Anggota tim tersebut mewakili pelbagai suku, agama, dan budaya sebagai jaminan independensi dan keberimbangan temuan tim. "Sebenarnya semua komisioner sangat plural, tapi ini demi kepercayaan publik terhadap temuan," kata ketua tim investigasi, Natalius Pigai, saat dihubungi, Senin, 20 Juli 2015.
Natalius menyatakan tim menargetkan pertemuan dengan sejumlah komunitas dan tokoh masyarakat setempat selama berada di Tolikara. Beberapa informasi yang hendak dikumpulkan antara lain ihwal kronologi kerusuhan, keberadaan dan kronologi beredarnya surat edaran dari Gereja Injili di Indonesia, situasi antar-umat agama sebelum kerusuhan, serta pelaku pembakaran dan penembakan masyarakat.
"Kami akan cek bagaimana prosedur penanganan kerusuhan oleh aparat keamanan," katanya. "Penembak yang menyebabkan seorang anak meninggal itu harus bertanggung jawab."
Komnas HAM pun mendesak Kepolisian RI dan TNI mengusut penembakan yang melukai sebelas warga. Komnas HAM, kata Pigai, harus menjamin adanya keadilan bagi keluarga yang anggotanya tewas atau terluka dalam insiden tersebut.
Selain itu, Komnas HAM mendesak pemerintah dan aparat penegak hukum menindak tegas para pelaku intoleransi dalam beragama dan bermasyarakat.
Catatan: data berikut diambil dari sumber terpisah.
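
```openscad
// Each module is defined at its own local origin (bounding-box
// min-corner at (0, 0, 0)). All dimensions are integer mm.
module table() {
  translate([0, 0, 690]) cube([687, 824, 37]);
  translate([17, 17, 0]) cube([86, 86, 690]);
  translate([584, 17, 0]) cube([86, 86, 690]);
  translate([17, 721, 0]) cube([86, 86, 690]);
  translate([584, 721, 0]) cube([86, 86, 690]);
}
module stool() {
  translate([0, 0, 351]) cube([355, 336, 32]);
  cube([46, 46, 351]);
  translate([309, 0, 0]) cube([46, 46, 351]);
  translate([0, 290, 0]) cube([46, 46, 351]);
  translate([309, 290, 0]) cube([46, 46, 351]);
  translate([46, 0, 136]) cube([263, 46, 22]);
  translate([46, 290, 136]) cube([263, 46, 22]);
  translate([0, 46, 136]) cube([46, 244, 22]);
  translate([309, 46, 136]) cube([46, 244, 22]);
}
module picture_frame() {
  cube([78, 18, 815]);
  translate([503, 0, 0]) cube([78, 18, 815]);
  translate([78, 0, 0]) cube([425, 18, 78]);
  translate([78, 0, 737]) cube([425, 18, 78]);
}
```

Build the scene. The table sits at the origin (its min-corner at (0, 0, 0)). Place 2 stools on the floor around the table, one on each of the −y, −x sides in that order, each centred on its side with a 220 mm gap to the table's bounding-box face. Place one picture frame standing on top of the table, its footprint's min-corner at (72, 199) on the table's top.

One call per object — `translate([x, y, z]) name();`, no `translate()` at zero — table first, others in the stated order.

table();
translate([166, -556, 0]) stool();
translate([-575, 244, 0]) stool();
translate([72, 199, 727]) picture_frame();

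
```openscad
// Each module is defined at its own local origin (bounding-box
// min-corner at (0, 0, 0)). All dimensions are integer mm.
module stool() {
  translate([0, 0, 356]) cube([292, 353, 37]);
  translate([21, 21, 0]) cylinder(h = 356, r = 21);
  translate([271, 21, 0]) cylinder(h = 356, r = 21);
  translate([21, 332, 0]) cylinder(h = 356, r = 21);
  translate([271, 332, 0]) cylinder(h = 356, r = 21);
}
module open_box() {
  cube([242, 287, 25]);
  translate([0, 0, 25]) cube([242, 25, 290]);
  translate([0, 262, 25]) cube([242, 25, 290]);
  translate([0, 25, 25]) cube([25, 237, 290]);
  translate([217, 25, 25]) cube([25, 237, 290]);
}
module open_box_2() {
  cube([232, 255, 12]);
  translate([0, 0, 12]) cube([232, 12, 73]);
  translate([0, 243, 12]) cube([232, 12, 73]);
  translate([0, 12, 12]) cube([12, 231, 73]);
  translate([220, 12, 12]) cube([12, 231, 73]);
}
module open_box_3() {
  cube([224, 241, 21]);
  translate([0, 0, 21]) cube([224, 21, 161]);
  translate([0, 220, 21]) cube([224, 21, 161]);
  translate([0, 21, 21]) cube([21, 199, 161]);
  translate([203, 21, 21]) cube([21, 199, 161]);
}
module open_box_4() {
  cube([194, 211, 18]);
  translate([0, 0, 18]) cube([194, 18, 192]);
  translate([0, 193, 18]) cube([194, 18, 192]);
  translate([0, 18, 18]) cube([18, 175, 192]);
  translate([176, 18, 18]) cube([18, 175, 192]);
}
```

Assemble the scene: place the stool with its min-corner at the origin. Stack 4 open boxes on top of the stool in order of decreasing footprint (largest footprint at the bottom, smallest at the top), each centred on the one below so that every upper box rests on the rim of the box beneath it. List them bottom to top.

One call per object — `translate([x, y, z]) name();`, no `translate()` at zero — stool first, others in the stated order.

stool();
translate([25, 33, 393]) open_box();
translate([30, 49, 708]) open_box_2();
translate([34, 56, 793]) open_box_3();
translate([49, 71, 975]) open_box_4();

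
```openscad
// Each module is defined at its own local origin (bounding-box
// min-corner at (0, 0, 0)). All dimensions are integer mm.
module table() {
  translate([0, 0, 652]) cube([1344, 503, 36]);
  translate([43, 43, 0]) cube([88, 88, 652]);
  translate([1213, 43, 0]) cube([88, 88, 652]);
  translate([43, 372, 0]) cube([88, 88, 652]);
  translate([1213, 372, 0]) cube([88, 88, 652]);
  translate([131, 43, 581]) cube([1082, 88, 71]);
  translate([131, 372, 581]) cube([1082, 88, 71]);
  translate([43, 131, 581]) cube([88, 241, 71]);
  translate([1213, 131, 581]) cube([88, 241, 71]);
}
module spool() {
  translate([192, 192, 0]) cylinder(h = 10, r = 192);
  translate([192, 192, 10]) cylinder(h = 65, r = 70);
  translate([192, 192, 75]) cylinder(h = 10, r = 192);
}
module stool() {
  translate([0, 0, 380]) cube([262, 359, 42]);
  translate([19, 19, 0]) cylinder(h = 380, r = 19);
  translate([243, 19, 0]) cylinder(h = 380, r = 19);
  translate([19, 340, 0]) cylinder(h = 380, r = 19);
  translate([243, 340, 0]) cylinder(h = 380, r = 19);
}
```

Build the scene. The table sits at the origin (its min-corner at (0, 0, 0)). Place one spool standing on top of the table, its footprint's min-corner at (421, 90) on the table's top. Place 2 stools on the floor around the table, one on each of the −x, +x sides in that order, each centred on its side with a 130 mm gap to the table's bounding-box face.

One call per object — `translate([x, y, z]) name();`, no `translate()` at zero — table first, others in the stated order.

table();
translate([421, 90, 688]) spool();
translate([-392, 72, 0]) stool();
translate([1474, 72, 0]) stool();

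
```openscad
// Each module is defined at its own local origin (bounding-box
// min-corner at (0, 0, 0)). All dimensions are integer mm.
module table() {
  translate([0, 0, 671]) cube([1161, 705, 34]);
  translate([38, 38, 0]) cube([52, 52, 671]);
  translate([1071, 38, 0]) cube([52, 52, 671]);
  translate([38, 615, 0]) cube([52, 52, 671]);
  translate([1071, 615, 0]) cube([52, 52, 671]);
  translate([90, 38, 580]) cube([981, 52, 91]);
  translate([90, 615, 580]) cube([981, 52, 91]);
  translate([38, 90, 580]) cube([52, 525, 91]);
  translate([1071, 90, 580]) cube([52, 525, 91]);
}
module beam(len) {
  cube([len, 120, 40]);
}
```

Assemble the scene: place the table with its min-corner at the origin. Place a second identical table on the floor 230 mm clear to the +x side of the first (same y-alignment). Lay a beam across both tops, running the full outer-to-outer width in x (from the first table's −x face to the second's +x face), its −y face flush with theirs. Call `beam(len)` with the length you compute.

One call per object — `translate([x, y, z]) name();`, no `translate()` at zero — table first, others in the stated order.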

Pasalnya, Komnas HAM telah menerima informasi sejumlah gerakan intoleran yang diduga sebagai efek peristiwa Tolikara.
"Kami baru dapat informasi, di Solo dan Sragen terjadi penyerangan mahasiswa Papua dan pemeluk agama lain," kata Pigai.
Dia menegaskan, pemerintah harus memastikan tak akan ada lagi peristiwa yang serupa dengan Tolikara di daerah lain. Juga tak boleh ada lagi perlakuan diskriminatif terhadap kelompok suku atau agama mana pun.
"Pemerintah harus hadir. Tak boleh lagi ada kealpaan," kata Pigai.